Are you doing the "I have friends in town and I don't know where to go eat near the Mall" routine for the millionth time? Problem solved: take them to Mitsitam in the Smithsonian's National Museum of the American Indian.
Before you laugh and say that you're never going to a museum food court, take a closer look. Mitsitam (which means "Let's eat") features cuisine native to different regions of the Americas: Northern Woodlands, South America, Northwest Coast, Meso America, and the Great Plains. In addition to your typical chicken tenders and burgers, you'll find Indian frybread, buffalo steak, cedar plank salmon, roasted chayote squash, and much, much more.
In addition to having the best menu on the Mall, Mitsitam also has the best view. If you're lucky, you can snag a seat next to the flowing waters that surround the museum. This "best kept secret" isn't so secret any longer and it can be pretty crowded and peak times.
Go early (or late), grab a tray and explore.
B likes to try a different item each time we go. This time, he journeyed to the Northwest Coast for cedar plank juniper salmon, stewed blackeyed peas with horseradish root and spinach, and broccoli with pumpkin seed and lavender butter.
I found something I love and I stick to it. The Indian Taco made with buffalo chili smothered over fry bread is my go-to lunch. Part taco salad, part flatbread, all yummy.
Mitsitam also offers aguas frescas (that always look better than they taste) and desserts to cap off your meal. The cafeteria-style and huge variety of options makes it a perfect destination for groups or hard to please visitors. It isn't as cheap as the McDonald's next door in the Air and Space Museum but it is light years better.
Second Thoughts from B
There's so much to love about Mitsitam and only one drawback. The drawback is that you'll pay museum prices. But aside from the cafeteria style operations, it is closer to restaurant quality food. Plus, if you're on the Mall doing the tourist thing, the cafeteria speed is a benefit.
As J said, we eat here often whenever we are playing tour guide. Diverse and unique dining options, a beautiful setting, and a convenient location (almost exclusively given the Mall's lack of options) are all worth making this a regular stop.
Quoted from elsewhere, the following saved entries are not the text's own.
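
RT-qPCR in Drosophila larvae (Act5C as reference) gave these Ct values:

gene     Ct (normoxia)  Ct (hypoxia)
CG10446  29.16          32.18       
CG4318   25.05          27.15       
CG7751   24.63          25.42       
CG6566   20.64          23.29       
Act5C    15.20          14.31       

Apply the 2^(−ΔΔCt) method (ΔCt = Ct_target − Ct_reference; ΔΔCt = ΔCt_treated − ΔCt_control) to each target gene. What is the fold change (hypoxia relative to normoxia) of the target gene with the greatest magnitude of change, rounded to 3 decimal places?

CG10446: ΔΔCt = (32.18−14.31) − (29.16−15.20) = 17.87 − 13.96 = 3.91; fold change = 2^-3.91 = 0.067
CG4318: ΔΔCt = (27.15−14.31) − (25.05−15.20) = 12.84 − 9.85 = 2.99; fold change = 2^-2.99 = 0.126
CG7751: ΔΔCt = (25.42−14.31) − (24.63−15.20) = 11.11 − 9.43 = 1.68; fold change = 2^-1.68 = 0.312
CG6566: ΔΔCt = (23.29−14.31) − (20.64−15.20) = 8.98 − 5.44 = 3.54; fold change = 2^-3.54 = 0.086
CG10446 has the largest |ΔΔCt| = 3.91.

0.067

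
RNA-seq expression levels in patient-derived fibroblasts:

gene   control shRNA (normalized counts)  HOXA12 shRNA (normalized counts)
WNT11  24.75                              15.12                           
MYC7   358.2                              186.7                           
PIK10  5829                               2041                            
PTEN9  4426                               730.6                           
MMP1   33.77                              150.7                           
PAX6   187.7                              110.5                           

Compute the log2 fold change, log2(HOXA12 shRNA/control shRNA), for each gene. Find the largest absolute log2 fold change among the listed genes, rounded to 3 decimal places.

log2(15.12/24.75) = -0.711  (WNT11)
log2(186.7/358.2) = -0.940  (MYC7)
log2(2041/5829) = -1.514  (PIK10)
log2(730.6/4426) = -2.599  (PTEN9)
log2(150.7/33.77) = 2.158  (MMP1)
log2(110.5/187.7) = -0.764  (PAX6)
The largest magnitude belongs to PTEN9.

2.599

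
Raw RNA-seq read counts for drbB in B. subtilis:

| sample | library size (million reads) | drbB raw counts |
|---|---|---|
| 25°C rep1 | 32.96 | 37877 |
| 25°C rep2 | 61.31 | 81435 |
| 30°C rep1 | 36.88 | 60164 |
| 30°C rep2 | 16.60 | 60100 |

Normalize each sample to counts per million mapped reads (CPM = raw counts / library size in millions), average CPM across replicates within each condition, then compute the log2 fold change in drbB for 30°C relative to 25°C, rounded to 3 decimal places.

1.084

CPM(25°C rep1) = 37877 / 32.96 = 1149.1808
CPM(25°C rep2) = 81435 / 61.31 = 1328.2499
CPM(30°C rep1) = 60164 / 36.88 = 1631.3449
CPM(30°C rep2) = 60100 / 16.60 = 3620.4819
mean CPM(25°C) = 1238.7154; mean CPM(30°C) = 2625.9134
Fold change = 2625.9134 / 1238.7154 = 2.11987
log2(2.11987) = 1.0840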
But there's one more thing that I think is so unique. Appropriately, it seems that the philosophy is that eating time during a museum visit is not a time to stop learning. Through the wide-range of dishes and the ingredients that are used, visitors can experience a taste of American Indian life. A version catered to the modern palate to be sure, but considering the emphasis on authenticity and the strong ties to native peoples at the museum, it will open more than a few eyes (and mouths). Over the course of many meals I've had, I can say that each time I've enjoyed something that was foreign to me. In fact, my goal is usually to find something I've never heard of (and can't pronounce) and I've yet to leave disappointed.